Auf diese Misere weisen die Hebammen seit Jahren mit gezielten Demonstrationen hin. Mit Erfolg. Zahlreiche Online-Petitionen und Aktionen in sozialen Netzwerken zeigen, dass aus dem Hebammenprotest mittlerweile ein Elternprotest geworden ist. Tausende Eltern trommeln gegen die Hebammen-Misere und machen der Politik Druck. "Lieber Herr Gröhe, retten Sie unsere Hebammen!", appelliert zum Beispiel Bianca Kasting in einer Online-Petition, die bereits über 300.000 Unterzeichner gefunden hat.

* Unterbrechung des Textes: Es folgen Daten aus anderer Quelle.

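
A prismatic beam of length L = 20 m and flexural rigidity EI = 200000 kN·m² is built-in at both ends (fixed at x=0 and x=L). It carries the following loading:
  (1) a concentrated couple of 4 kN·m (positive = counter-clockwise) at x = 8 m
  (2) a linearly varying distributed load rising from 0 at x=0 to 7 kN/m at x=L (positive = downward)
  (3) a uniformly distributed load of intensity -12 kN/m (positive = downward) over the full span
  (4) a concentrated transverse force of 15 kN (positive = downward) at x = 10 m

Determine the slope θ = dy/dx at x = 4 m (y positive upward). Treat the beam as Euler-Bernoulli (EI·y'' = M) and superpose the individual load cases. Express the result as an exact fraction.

Load 1 — applied couple M₀=4 kN·m at a=8 m (b=L-a=12):
  θ_1 = (R_Ax²/2 - M_Ax)/EI  [x≤a] with R_A=36/125, M_A=12/25 = ((36/125)·4²/2 - (12/25)·4)/200000 = 3/1562500 rad
Load 2 — triangular load w₀=7 kN/m (0→w₀ over full span):
  θ_2 = -w₀(2x(L-x)(L-2x)(x+2L)+x²(L-x)²)/(120LEI) = -7·(2·4·(20-4)·(20-2·4)·(4+2·20)+4²·(20-4)²)/(120·20·200000) = -49/46875 rad
Load 3 — uniform load w=-12 kN/m over full span:
  θ_3 = -wx(L-x)(L-2x)/(12EI) = -(-12)·4·(20-4)·(20-2·4)/(12·200000) = 12/3125 rad
Load 4 — point force P=15 kN at a=10 m (b=L-a=10):
  θ_4 = -Pb²x(2aL-(3a+b)x)/(2L³EI)  [x≤a] = -15·10²·4·(2·10·20-(3·10+10)·4)/(2·20³·200000) = -9/20000 rad
Superposition: θ = Σ θ_i = 87997/37500000 rad ≈ 0.002347 rad

θ(4) = 87997/37500000 rad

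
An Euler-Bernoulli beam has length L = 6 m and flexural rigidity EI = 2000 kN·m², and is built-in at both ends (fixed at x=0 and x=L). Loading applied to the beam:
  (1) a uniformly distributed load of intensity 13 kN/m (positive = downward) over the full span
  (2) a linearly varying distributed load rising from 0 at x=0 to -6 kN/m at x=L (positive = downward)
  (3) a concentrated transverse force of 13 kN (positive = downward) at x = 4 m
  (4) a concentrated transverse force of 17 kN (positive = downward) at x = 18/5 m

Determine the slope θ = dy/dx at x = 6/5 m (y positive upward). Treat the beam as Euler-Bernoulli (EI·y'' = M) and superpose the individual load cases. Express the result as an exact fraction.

θ(6/5) = -138629/9375000 rad

Load 1 — uniform load w=13 kN/m over full span:
  θ_1 = -wx(L-x)(L-2x)/(12EI) = -13·(6/5)·(6-(6/5))·(6-2·(6/5))/(12·2000) = -351/31250 rad
Load 2 — triangular load w₀=-6 kN/m (0→w₀ over full span):
  θ_2 = -w₀(2x(L-x)(L-2x)(x+2L)+x²(L-x)²)/(120LEI) = -(-6)·(2·(6/5)·(6-(6/5))·(6-2·(6/5))·((6/5)+2·6)+(6/5)²·(6-(6/5))²)/(120·6·2000) = 189/78125 rad
Load 3 — point force P=13 kN at a=4 m (b=L-a=2):
  θ_3 = -Pb²x(2aL-(3a+b)x)/(2L³EI)  [x≤a] = -13·2²·(6/5)·(2·4·6-(3·4+2)·(6/5))/(2·6³·2000) = -169/75000 rad
Load 4 — point force P=17 kN at a=18/5 m (b=L-a=12/5):
  θ_4 = -Pb²x(2aL-(3a+b)x)/(2L³EI)  [x≤a] = -17·(12/5)²·(6/5)·(2·(18/5)·6-(3·(18/5)+(12/5))·(6/5))/(2·6³·2000) = -2907/781250 rad
Superposition: θ = Σ θ_i = -138629/9375000 rad ≈ -0.014787 rad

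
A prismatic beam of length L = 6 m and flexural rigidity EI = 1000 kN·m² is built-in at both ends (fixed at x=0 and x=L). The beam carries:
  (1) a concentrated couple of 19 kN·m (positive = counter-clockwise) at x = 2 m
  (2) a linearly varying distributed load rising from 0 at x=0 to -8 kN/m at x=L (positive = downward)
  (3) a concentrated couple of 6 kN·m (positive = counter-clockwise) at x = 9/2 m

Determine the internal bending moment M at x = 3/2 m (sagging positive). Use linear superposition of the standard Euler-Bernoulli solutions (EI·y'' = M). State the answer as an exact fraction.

M(3/2) = 1367/240 kN·m

Load 1 — applied couple M₀=19 kN·m at a=2 m (b=L-a=4):
  M_1 = R_Ax - M_A  [x≤a] with R_A=38/9, M_A=0 = (38/9)·(3/2) - 0 = 19/3 kN·m
Load 2 — triangular load w₀=-8 kN/m (0→w₀ over full span):
  M_2 = 3w₀Lx/20 - w₀L²/30 - w₀x³/(6L) = 3·(-8)·6·(3/2)/20 - (-8)·6²/30 - (-8)·(3/2)³/(6·6) = -9/20 kN·m
Load 3 — applied couple M₀=6 kN·m at a=9/2 m (b=L-a=3/2):
  M_3 = R_Ax - M_A  [x≤a] with R_A=9/8, M_A=15/8 = (9/8)·(3/2) - (15/8) = -3/16 kN·m
Superposition: M = Σ M_i = 1367/240 kN·m ≈ 5.695833 kN·m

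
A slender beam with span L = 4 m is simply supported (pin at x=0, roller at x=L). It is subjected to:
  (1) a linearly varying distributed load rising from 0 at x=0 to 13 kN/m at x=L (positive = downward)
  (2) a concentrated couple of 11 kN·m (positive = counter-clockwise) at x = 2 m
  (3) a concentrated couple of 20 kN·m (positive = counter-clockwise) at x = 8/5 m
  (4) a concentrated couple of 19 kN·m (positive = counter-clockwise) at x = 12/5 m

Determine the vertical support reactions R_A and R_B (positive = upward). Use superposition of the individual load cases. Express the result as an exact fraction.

Load 1 — triangular load w₀=13 kN/m (0→w₀ over full span):
  R_A = w₀L/6 = 13·4/6 = 26/3 kN
  R_B = w₀L/3 = 13·4/3 = 52/3 kN
Load 2 — applied couple M₀=11 kN·m at a=2 m (b=L-a=2):
  R_A = M₀/L = 11/4 kN
  R_B = -M₀/L = -11/4 kN
Load 3 — applied couple M₀=20 kN·m at a=8/5 m (b=L-a=12/5):
  R_A = M₀/L = 20/4 = 5 kN
  R_B = -M₀/L = -20/4 = -5 kN
Load 4 — applied couple M₀=19 kN·m at a=12/5 m (b=L-a=8/5):
  R_A = M₀/L = 19/4 kN
  R_B = -M₀/L = -19/4 kN
Superposition: R_A = 127/6 kN, R_B = 29/6 kN

R_A = 127/6 kN, R_B = 29/6 kN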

Von der neugewählten Regierung erzwangen die Hebammen eine Klausel im Koalitionsvertrag, die eine flächendeckende Versorgung mit Geburtshilfe und eine angemessene Vergütung verspricht. Doch über allem schwelt die Versicherungsproblematik. Um die Sache bezahlbar und die Versicherer bei der Stange zu halten, mahnen die Hebammen jetzt schnelle politische Lösungen an. Sie fordern unter anderem einen staatlich finanzierten Haftungsfonds, der ab einer bestimmten Höhe greift.

Die Politik hält sich zu den Forderungen bedeckt. Der gesundheitspolitische Sprecher der Unionsfraktion, Jens Spahn verweist gegenüber n-tv.de darauf, dass es sich dabei um sehr komplexe Rechts- und Versicherungsfragen handle, die man nicht auf die Schnelle beantworten könne. "Wir wissen um die Situation der Hebammen und wollen eine Lösung finden, die mehrere Jahre trägt. Nur dann haben Hebammen, Schwangere und ihre Angehörigen wirklich etwas davon. Deshalb müssen wir den Bericht des Gesundheitsministeriums abwarten, ein Schnellschuss führt hier nicht weiter."

In den kommenden Wochen wird der Abschlussbericht der interministeriellen Arbeitsgruppe "Versorgung mit Hebammenhilfe" erwartet. Auf die Ergebnisse des Berichts aufbauend sollen Antworten auf die strukturellen Probleme im Hebammenwesen gefunden werden, versprach Bundesgesundheitsminister Hermann Gröhe vage. Allerdings hat sich die Arbeitsgruppe bisher nur mit den hohen Haftpflichtprämien  beschäftigt. Das Problem, dass sich womöglich keine Versicherung mehr für die Hebammen findet, hatte da noch niemand auf dem Schirm.